Thu, 03/28/2013 - 10:00am

    The mystery of where migratory birds go has been one that has intrigued the human mind for centuries. Early explanations seem absurd to us now: the belief that swallows dived down into the mud under ponds for the winter being one of the most cited.

    For the last century or so, bird banding has been about the only tool available for trying to figure out more about the breeding or wintering destinations of birds. Unfortunately, so few banded birds are ever found away from their original banding location that to find even a few requires banding many thousands over many years.

    Even with that effort, the scarcity of band returns and the scattered geographic locations of banding locations had left all but the broadest understanding of migratory connectivity an elusive goal. Despite the difficulties of this “old” technology, some new facts continue to surprise. A scientific paper published last year, for example, showed a significant number of snow buntings that occur in New England make the amazing trek to Greenland to nest!

    But in the past decade there has been an explosion of new tools and technology that has unleashed a torrent of discoveries about where migratory birds are coming from and/or going to – and when and how they are getting there.

    One surprising technique has been to sample feathers or toenails from birds to test the ratios of isotopes of common elements like hydrogen, carbon and sulfur. Maps of the concentrations of different isotopes in the environment across continents have been developed that allow these bird samples to be matched and at least broadly know where the bird had been living when those feathers or toenails had grown.

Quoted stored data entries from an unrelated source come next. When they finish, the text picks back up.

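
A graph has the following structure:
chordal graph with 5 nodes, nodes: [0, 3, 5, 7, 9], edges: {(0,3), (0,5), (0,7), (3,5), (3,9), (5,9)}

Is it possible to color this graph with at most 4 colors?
A valid 4-coloring: color 1: [3, 7]; color 2: [0, 9]; color 3: [5].
(χ(G) = 3 ≤ 4.)

Yes, G is 4-colorable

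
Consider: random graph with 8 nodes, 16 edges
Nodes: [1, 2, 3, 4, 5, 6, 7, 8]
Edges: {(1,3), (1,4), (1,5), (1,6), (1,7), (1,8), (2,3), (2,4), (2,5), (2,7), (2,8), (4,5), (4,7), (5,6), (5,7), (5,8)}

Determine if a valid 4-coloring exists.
Yes, G is 4-colorable

A valid 4-coloring: color 1: [1, 2]; color 2: [3, 5]; color 3: [4, 6, 8]; color 4: [7].
(χ(G) = 4 ≤ 4.)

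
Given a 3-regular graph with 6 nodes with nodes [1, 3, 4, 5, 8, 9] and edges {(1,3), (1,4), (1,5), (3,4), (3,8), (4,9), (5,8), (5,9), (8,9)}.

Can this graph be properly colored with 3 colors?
Yes, G is 3-colorable

A valid 3-coloring: color 1: [4, 5]; color 2: [3, 9]; color 3: [1, 8].
(χ(G) = 3 ≤ 3.)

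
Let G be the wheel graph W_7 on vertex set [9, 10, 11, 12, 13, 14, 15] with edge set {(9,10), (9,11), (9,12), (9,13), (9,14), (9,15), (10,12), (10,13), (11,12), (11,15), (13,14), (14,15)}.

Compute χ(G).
χ(G) = 3

Clique number ω(G) = 3 (lower bound: χ ≥ ω).
The clique on [9, 10, 12] has size 3, forcing χ ≥ 3, and the coloring below uses 3 colors, so χ(G) = 3.
A valid 3-coloring: color 1: [9]; color 2: [10, 11, 14]; color 3: [12, 13, 15].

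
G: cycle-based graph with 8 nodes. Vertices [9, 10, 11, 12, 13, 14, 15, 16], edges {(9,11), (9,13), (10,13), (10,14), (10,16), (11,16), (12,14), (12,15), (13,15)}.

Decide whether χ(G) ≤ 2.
Odd cycle [13, 9, 11, 16, 10] needs 3 colors (χ ≥ 3).
Hence χ(G) ≥ 3 > 2, so no proper 2-coloring exists.

No, G is not 2-colorable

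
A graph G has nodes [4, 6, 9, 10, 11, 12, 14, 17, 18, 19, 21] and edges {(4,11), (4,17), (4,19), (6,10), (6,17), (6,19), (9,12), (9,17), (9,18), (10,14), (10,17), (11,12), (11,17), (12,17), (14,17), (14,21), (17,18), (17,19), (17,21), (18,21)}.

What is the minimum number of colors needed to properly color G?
χ(G) = 3

Clique number ω(G) = 3 (lower bound: χ ≥ ω).
The clique on [4, 11, 17] has size 3, forcing χ ≥ 3, and the coloring below uses 3 colors, so χ(G) = 3.
A valid 3-coloring: color 1: [17]; color 2: [9, 10, 11, 19, 21]; color 3: [4, 6, 12, 14, 18].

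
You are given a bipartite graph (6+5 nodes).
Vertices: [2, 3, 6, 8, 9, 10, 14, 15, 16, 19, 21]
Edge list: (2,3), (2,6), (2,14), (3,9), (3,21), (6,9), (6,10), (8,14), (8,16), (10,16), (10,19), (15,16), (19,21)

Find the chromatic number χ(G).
χ(G) = 2

Clique number ω(G) = 2 (lower bound: χ ≥ ω).
The graph is bipartite (no odd cycle), so 2 colors suffice: χ(G) = 2.
A valid 2-coloring: color 1: [2, 8, 9, 10, 15, 21]; color 2: [3, 6, 14, 16, 19].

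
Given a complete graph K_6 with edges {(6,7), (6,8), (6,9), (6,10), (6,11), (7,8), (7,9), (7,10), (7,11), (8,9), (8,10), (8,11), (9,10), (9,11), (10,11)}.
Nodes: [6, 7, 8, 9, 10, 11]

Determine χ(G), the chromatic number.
χ(G) = 6

Clique number ω(G) = 6 (lower bound: χ ≥ ω).
The clique on [6, 7, 8, 9, 10, 11] has size 6, forcing χ ≥ 6, and the coloring below uses 6 colors, so χ(G) = 6.
A valid 6-coloring: color 1: [7]; color 2: [6]; color 3: [10]; color 4: [8]; color 5: [9]; color 6: [11].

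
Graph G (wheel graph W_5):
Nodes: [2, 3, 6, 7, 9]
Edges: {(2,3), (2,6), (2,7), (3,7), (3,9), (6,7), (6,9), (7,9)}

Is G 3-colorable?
Yes, G is 3-colorable

A valid 3-coloring: color 1: [7]; color 2: [2, 9]; color 3: [3, 6].
(χ(G) = 3 ≤ 3.)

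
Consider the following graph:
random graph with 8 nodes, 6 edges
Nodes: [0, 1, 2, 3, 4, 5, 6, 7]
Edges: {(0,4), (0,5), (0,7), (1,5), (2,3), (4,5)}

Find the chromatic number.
Clique number ω(G) = 3 (lower bound: χ ≥ ω).
The clique on [0, 4, 5] has size 3, forcing χ ≥ 3, and the coloring below uses 3 colors, so χ(G) = 3.
A valid 3-coloring: color 1: [0, 1, 3, 6]; color 2: [2, 5, 7]; color 3: [4].

χ(G) = 3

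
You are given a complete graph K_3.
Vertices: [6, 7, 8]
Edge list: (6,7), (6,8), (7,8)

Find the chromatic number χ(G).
χ(G) = 3

Clique number ω(G) = 3 (lower bound: χ ≥ ω).
The clique on [6, 7, 8] has size 3, forcing χ ≥ 3, and the coloring below uses 3 colors, so χ(G) = 3.
A valid 3-coloring: color 1: [6]; color 2: [7]; color 3: [8].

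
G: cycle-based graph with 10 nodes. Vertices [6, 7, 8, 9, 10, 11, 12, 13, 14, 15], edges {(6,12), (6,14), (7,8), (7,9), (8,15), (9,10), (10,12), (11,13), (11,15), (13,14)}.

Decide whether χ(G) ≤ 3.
Yes, G is 3-colorable

A valid 3-coloring: color 1: [8, 9, 11, 12, 14]; color 2: [6, 7, 10, 13, 15].
(χ(G) = 2 ≤ 3.)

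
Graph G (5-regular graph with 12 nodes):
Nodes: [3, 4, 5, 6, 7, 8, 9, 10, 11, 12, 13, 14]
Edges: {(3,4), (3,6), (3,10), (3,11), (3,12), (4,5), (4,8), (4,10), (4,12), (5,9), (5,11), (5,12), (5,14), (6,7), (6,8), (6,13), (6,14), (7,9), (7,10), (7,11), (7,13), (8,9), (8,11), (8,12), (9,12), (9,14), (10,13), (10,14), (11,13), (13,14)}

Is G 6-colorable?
A valid 6-coloring: color 1: [4, 7, 14]; color 2: [3, 5, 8, 13]; color 3: [6, 10, 11, 12]; color 4: [9].
(χ(G) = 4 ≤ 6.)

Yes, G is 6-colorable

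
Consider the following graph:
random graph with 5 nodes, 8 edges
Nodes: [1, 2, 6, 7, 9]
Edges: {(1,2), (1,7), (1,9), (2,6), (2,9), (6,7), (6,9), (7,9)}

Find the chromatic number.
Clique number ω(G) = 3 (lower bound: χ ≥ ω).
The clique on [1, 2, 9] has size 3, forcing χ ≥ 3, and the coloring below uses 3 colors, so χ(G) = 3.
A valid 3-coloring: color 1: [9]; color 2: [1, 6]; color 3: [2, 7].

χ(G) = 3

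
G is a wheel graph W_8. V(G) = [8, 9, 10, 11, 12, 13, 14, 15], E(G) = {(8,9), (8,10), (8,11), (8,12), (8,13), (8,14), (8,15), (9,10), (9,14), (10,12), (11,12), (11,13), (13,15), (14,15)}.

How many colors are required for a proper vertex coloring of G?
Clique number ω(G) = 3 (lower bound: χ ≥ ω).
Odd cycle [9, 10, 12, 11, 13, 15, 14] needs 3 colors (χ ≥ 3).
Vertex 8 is adjacent to every vertex of [9, 10, 11, 12, 13, 14, 15], which already need 3 colors among themselves, so 8 needs a new color (χ ≥ 4).
The coloring below uses 4 colors, so χ(G) = 4.
A valid 4-coloring: color 1: [8]; color 2: [9, 12, 15]; color 3: [10, 11, 14]; color 4: [13].

χ(G) = 4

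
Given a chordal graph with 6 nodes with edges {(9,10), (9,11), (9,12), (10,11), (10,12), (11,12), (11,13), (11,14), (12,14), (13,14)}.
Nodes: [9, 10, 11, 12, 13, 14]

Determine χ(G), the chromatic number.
Clique number ω(G) = 4 (lower bound: χ ≥ ω).
The clique on [9, 10, 11, 12] has size 4, forcing χ ≥ 4, and the coloring below uses 4 colors, so χ(G) = 4.
A valid 4-coloring: color 1: [11]; color 2: [12, 13]; color 3: [9, 14]; color 4: [10].

χ(G) = 4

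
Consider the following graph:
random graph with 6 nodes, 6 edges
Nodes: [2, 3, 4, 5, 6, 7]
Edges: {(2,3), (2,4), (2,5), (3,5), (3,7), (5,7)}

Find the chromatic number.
χ(G) = 3

Clique number ω(G) = 3 (lower bound: χ ≥ ω).
The clique on [2, 3, 5] has size 3, forcing χ ≥ 3, and the coloring below uses 3 colors, so χ(G) = 3.
A valid 3-coloring: color 1: [2, 6, 7]; color 2: [3, 4]; color 3: [5].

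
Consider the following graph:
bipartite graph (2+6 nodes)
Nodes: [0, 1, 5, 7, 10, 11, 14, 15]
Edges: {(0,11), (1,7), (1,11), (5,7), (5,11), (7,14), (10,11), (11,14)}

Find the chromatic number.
χ(G) = 2

Clique number ω(G) = 2 (lower bound: χ ≥ ω).
The graph is bipartite (no odd cycle), so 2 colors suffice: χ(G) = 2.
A valid 2-coloring: color 1: [7, 11, 15]; color 2: [0, 1, 5, 10, 14].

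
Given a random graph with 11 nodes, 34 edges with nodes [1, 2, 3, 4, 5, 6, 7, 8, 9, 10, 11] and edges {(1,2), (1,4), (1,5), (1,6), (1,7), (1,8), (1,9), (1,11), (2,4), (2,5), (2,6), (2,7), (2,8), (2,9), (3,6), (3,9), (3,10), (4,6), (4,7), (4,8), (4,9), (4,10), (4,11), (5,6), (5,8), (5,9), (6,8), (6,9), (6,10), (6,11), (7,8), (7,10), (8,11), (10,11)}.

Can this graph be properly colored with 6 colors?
A valid 6-coloring: color 1: [6, 7]; color 2: [3, 4, 5]; color 3: [1, 10]; color 4: [8, 9]; color 5: [2, 11].
(χ(G) = 5 ≤ 6.)

Yes, G is 6-colorable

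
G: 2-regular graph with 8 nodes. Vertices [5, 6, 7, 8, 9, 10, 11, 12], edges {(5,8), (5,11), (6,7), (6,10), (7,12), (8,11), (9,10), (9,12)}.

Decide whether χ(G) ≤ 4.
Yes, G is 4-colorable

A valid 4-coloring: color 1: [5, 6, 9]; color 2: [7, 8, 10]; color 3: [11, 12].
(χ(G) = 3 ≤ 4.)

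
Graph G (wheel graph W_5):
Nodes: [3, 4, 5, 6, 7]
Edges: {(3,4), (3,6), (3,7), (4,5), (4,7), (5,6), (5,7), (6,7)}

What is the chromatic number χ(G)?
χ(G) = 3

Clique number ω(G) = 3 (lower bound: χ ≥ ω).
The clique on [3, 4, 7] has size 3, forcing χ ≥ 3, and the coloring below uses 3 colors, so χ(G) = 3.
A valid 3-coloring: color 1: [7]; color 2: [3, 5]; color 3: [4, 6].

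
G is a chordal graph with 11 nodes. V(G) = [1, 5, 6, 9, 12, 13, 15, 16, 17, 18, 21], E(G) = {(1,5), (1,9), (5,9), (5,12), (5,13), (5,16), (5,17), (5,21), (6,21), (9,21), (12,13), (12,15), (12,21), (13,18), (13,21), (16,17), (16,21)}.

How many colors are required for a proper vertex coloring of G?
χ(G) = 4

Clique number ω(G) = 4 (lower bound: χ ≥ ω).
The clique on [5, 12, 13, 21] has size 4, forcing χ ≥ 4, and the coloring below uses 4 colors, so χ(G) = 4.
A valid 4-coloring: color 1: [5, 6, 15, 18]; color 2: [1, 17, 21]; color 3: [9, 13, 16]; color 4: [12].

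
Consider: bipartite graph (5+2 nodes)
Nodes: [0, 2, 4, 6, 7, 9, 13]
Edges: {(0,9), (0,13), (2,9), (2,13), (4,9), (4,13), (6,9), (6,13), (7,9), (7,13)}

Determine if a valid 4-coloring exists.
A valid 4-coloring: color 1: [9, 13]; color 2: [0, 2, 4, 6, 7].
(χ(G) = 2 ≤ 4.)

Yes, G is 4-colorable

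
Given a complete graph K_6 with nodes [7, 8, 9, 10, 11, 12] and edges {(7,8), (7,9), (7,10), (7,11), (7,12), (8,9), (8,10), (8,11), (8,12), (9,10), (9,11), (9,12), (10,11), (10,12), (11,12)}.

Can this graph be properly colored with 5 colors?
No, G is not 5-colorable

The clique on vertices [7, 8, 9, 10, 11, 12] has size 6 > 5, so it alone needs 6 colors.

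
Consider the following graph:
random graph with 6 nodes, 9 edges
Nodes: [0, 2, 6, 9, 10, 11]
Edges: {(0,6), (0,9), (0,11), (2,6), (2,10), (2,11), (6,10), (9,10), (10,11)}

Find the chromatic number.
χ(G) = 3

Clique number ω(G) = 3 (lower bound: χ ≥ ω).
The clique on [2, 10, 11] has size 3, forcing χ ≥ 3, and the coloring below uses 3 colors, so χ(G) = 3.
A valid 3-coloring: color 1: [0, 10]; color 2: [6, 9, 11]; color 3: [2].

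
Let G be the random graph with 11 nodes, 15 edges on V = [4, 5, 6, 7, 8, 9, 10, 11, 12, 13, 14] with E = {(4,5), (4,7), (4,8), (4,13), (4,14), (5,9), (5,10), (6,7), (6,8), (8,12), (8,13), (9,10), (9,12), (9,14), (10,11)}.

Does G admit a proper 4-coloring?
Yes, G is 4-colorable

A valid 4-coloring: color 1: [4, 6, 9, 11]; color 2: [5, 7, 8, 14]; color 3: [10, 12, 13].
(χ(G) = 3 ≤ 4.)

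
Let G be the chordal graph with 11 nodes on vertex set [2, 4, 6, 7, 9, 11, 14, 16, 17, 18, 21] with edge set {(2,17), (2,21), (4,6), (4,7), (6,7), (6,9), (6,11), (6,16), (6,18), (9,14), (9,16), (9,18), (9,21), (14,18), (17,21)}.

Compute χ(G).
χ(G) = 3

Clique number ω(G) = 3 (lower bound: χ ≥ ω).
The clique on [2, 17, 21] has size 3, forcing χ ≥ 3, and the coloring below uses 3 colors, so χ(G) = 3.
A valid 3-coloring: color 1: [6, 14, 21]; color 2: [7, 9, 11, 17]; color 3: [2, 4, 16, 18].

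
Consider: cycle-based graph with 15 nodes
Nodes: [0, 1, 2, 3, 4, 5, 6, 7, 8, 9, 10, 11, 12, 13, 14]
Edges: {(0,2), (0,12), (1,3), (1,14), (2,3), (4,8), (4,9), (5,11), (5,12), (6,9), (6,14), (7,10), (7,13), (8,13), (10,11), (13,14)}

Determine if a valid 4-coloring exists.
A valid 4-coloring: color 1: [0, 1, 4, 5, 6, 10, 13]; color 2: [2, 7, 8, 9, 11, 12, 14]; color 3: [3].
(χ(G) = 3 ≤ 4.)

Yes, G is 4-colorable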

    We have written before in this column about how lightweight satellite transmitters are now being regularly used to track the daily movements of many larger bird species. One example is the whimbrel that was tracked last fall as she flew for days over the Atlantic Ocean, encountered Hurricane Isaac, and finally made landfall in Brazil.

    Just last week, a birder posted on the Maine birding listserve that (according to the daily maps shown on the Web) a satellite-tagged golden eagle migrating from the Mid-Atlantic states to Quebec’s Gaspé Peninsula was somewhere in central Maine.

    One of the newest technologies in use now for tracking birds is called a geolocator. This small device is strapped to a bird (it’s light enough to be used on much smaller species than satellite tags).The bird then carries the device wherever it goes for the next year until it returns to the original capture site. The device records day length each day and stores these data. If the bird can be recaptured and the device reacquired, then that information can be downloaded and the day length information used to calculate where the bird was throughout the past year.

    In the past few years, more and more scientific papers are coming out that are giving us more precise information on where everything from puffins to terns to thrushes to blackbirds are coming from and where they are going, and when they make these movements. Some Atlantic puffins from Seal Island in the Gulf of Maine were tracked using this technology; and they were found to travel north to the Labrador Sea and south almost to Bermuda over the course of a year.

    Several willets (a large, long-billed shorebird) from a southern Maine nesting location were tracked with geolocators and found to have traveled over 5,000 kilometers south to Brazil for the winter.

    Given what we now know thanks to technology, it’s exciting to think what more we could learn about bird movements when the next wave of technology comes around.

    Dr. Jeff Wells is the senior scientist for the Boreal Songbird Initiative. During his time at the famed Cornell Lab of Ornithology and as the Audubon Society's national bird conservation director, Dr. Wells earned a reputation as one of the nation's leading bird experts and conservation biologists. Jeff's grandfather, the late John Chase, was a columnist for the Boothbay Register for many years. Allison Childs Wells, also formerly of the Cornell Lab of Ornithology, is a widely published natural history writer and a senior director at the Natural Resources Council of Maine. Together, they have been writing and teaching people about birds for decades. The Maine natives are authors of the highly acclaimed book, “Maine's Favorite Birds.”